I’m not a fan of horror, but I’m smart enough to know that Mr. King has some amazing advice on writing.  I listened to the audiobook, which he reads, and it’s one I’ve gone back to time and time again.

  • Fantastic Mistakes – Neil Gaiman’s “Make Good Art” Speech

I own the hardcover book, but you can also watch Gaiman give the speech here.  This is something that is great to read or listen to when you feel like you can’t do this.  His voice is kind and encouraging, which makes it seem almost like his advice is coming from a dear friend.

 

 

 

Capturing the Muse: Writing for the uninspired


When I first started writing, I thought I had to be “in the zone” for my work to be truly good.  The muse had to be talking to me and the words had to flow from my fingers like water in a stream in spring.  Now, don’t get me wrong, when things flow it feels amazing, but if you wait for the muse there is a good chance you could be waiting a while.  My perspective on this didn’t change on its own, but thankfully I found something that helped me realize why waiting for the muse was a bit futile.

I went to a writing workshop and the teacher recommended the book “The War of Art” by Robert Pressfield.  In his book, Pressfield talks about how the professional shows up for work and does their work.  Even though we as writers often think of ourselves as artists or creative minds, we still need to treat writing or creating like a job, if we expect to make money off it.  Don’t get me wrong, I know people who can’t wait to write, who spend their day fully inspired and mill out thousands upon thousands of words a day and make it look very easy.
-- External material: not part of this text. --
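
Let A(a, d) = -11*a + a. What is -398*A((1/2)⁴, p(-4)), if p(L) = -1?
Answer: 995/4 ≈ 248.75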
I am not one of those people.  I have to fight to make myself sit down and do my work.  I have to fight my mind to stay away from all the distractions of the world.  But I’m good at getting organized and keeping to a schedule when I’m committed.

So now, every Monday I make a list of my goals for the week.  I also know what I need to get accomplished by Friday, and I know when I’m going to work.  I’m lucky enough to be able to commit myself full time to writing, but if you’re working another job while you try to build a writing career, it’s still important to set goals and set aside time to get your “work” done.  Even if it’s just a half hour a day, that half hour will get closer each week to where you want to be.

So don’t wait for the muse.  Get to that desk, kitchen table, notebook at the library, and do your writing.  If you do it regularly and show up, you’ll be surprised how often the muse decides to join you.  When you’re regular, she’s more likely to be as well.

And go back and read work you wrote when you weren’t necessarily “in the zone,”  there’s a good chance it’s just as good as when things are flowing.  The zone really is just perception.

So get out there, and keep writing.  Muse be damned.